Первая площадка (полигонные зарисовки). Евгений Васильевич Гаврилин
спит. Где ночевать? Идешь в казарму на свободное место, хозяин которого в этот момент находится на дежурстве.
С этими ночевками в казарме, кстати, связан один очень интересный эпизод. По прошествии некоторого времени, когда я уже пообвыкся в полку, появились товарищи и друзья, в командировку в полк приехал один мой друг, старший лейтенант Кореньков Петр Петрович. Петр служил в радиолокационной роте недалеко от Батуми. Я у них познавал азы боевого дежурства. Там мы с ним познакомились и подружились.

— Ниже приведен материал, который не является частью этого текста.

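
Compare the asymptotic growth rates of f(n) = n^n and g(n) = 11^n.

f(n) = n^n grows faster: n^n / 11^n = (n/11)^n -> infinity once n > 11.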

Так вот, этот Петр Петрович, приехав в полк, не успел закончить в один день дела и решил заночевать. Поскольку места в нашей ночлежке были уже заняты, я ему предложил отправиться со мной в солдатскую казарму. Он согласился. Устроились рядом на солдатских кроватях, лежим в полудреме и потихоньку разговариваем. Я лежу на боку, повернувшись лицом к Петру, а он – на спине, и на фоне окна мне отчетливо виден его профиль. Вдруг вижу, по одеялу Петра бежит мышь. Она шустро пробежала по его накрытому одеялом туловищу, прошмыгнула по лицу и куда-то соскочила. Петр онемел от ужаса. Немая пауза длилась секунды две-три, затем ночную тишину расколол рев Петра Петровича. Дико крича, он вскочил с кровати, начал плеваться и нещадно материться. Вся казарма проснулась, я пытался его успокоить, но это только подливало масла в огонь. С великим трудом удалось Петра угомонить, но спать он отказался наотрез. Мы вышли на улицу, посидели, Петя успокоился, и мы пошли «добирать» остатки сна. Спустя сорок лет мы неожиданно встретились уже в Тарасовке. Оказалось, что он давно на пенсии, живет недалеко, в нашем же районе, в городе Пушкино, прочитал как-то в местной газете заметку про меня и нашел. Первое, о чем он меня спросил, а помню ли я, как в казарме по его лицу и губам пробежала мышь. Посмеялись. Эпизод, конечно, смешной, но и грустный одновременно. Прослужив более тридцати лет в нечеловеческих условиях, Петр уволился из армии в звании майора, здоровья нет, с женой в разводе, в душе пустота и страшная апатия. Таких вот веселых эпизодов с очень грустным окончанием в жизни было предостаточно.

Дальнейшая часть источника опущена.